In the mid-2000s, Goyal developed a practical and scalable solution using phase-separation and strain-driven, self-assembly to create nanoscale columnar defects at nanoscale spacing during high-temperature superconductor film growth, which dramatically improved properties of high-temperature superconducting wires, especially in high-applied magnetic fields. Industry uses this technique on a daily basis worldwide to fabricate kilometer-long, high-performance, high-temperature superconducting wires.

Unfortunately, this phase-separation and strain-driven, self-assembly process to create nanocolumnars defects at nanoscale spacings, is only possible when the superconductor film is made in-situ (in this case, the substrate is heated to over 700 degrees Celsius) and the film is deposited in a heteroepitaxial manner so that the atoms in the superconductor film align with the atoms on the substrate.

When superconducting films are fabricated using an ex-situ method, such as using chemical solution deposition (CSD), columnar defects produced by strain-driven self-assembly process are not possible. CSD is of interest as it very low-cost and easily scalable.  Hence, for CSD-derived superconducting wires, researchers must find an alternative routes for defect engineering.

In this study, the research team explored this by irradiating American Superconductor’s CSD-derived, high-temperature superconducting wires using Brookhaven’s Tandem Van de Graaff accelerator followed by annealing.

“Such a low-energy, low-dose, heavy ion irradiation and post-annealing is potentially cost-effective and scalable to long-lengths and can result in a significant improvement of superconducting critical current.
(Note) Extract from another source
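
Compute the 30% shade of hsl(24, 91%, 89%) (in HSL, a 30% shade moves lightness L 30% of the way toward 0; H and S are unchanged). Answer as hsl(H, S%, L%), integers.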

We investigated the defect engineering in the superconducting wires as a function of processing to realize optimization of the process,” says Goyal.

The team used high-resolution, aberration-corrected scanning transmission electron microscopy (AC-STEM) coupled with atomic resolution electron energy loss spectroscopy (EELS) for their work.

“We demonstrated that reversible oxygen migration during radiation-annealing processes leads to a significant change in the superconducting properties between as-irradiated sample and annealed-irradiated sample,” says Goyal. “This study reveals how the low energy heavy ion irradiation and post-annealing process can result in a remarkable improvement of the critical current of American Superconductor’s standard 2G coil wire.”

Funding for the work was provided by the Department of Energy’s Advanced Manufacturing Office (AMO), which is part of the agency’s Office of Energy Efficiency and Renewable Efficiency. AMO works to develop high-performance superconducting wires for large-scale, electric motor applications.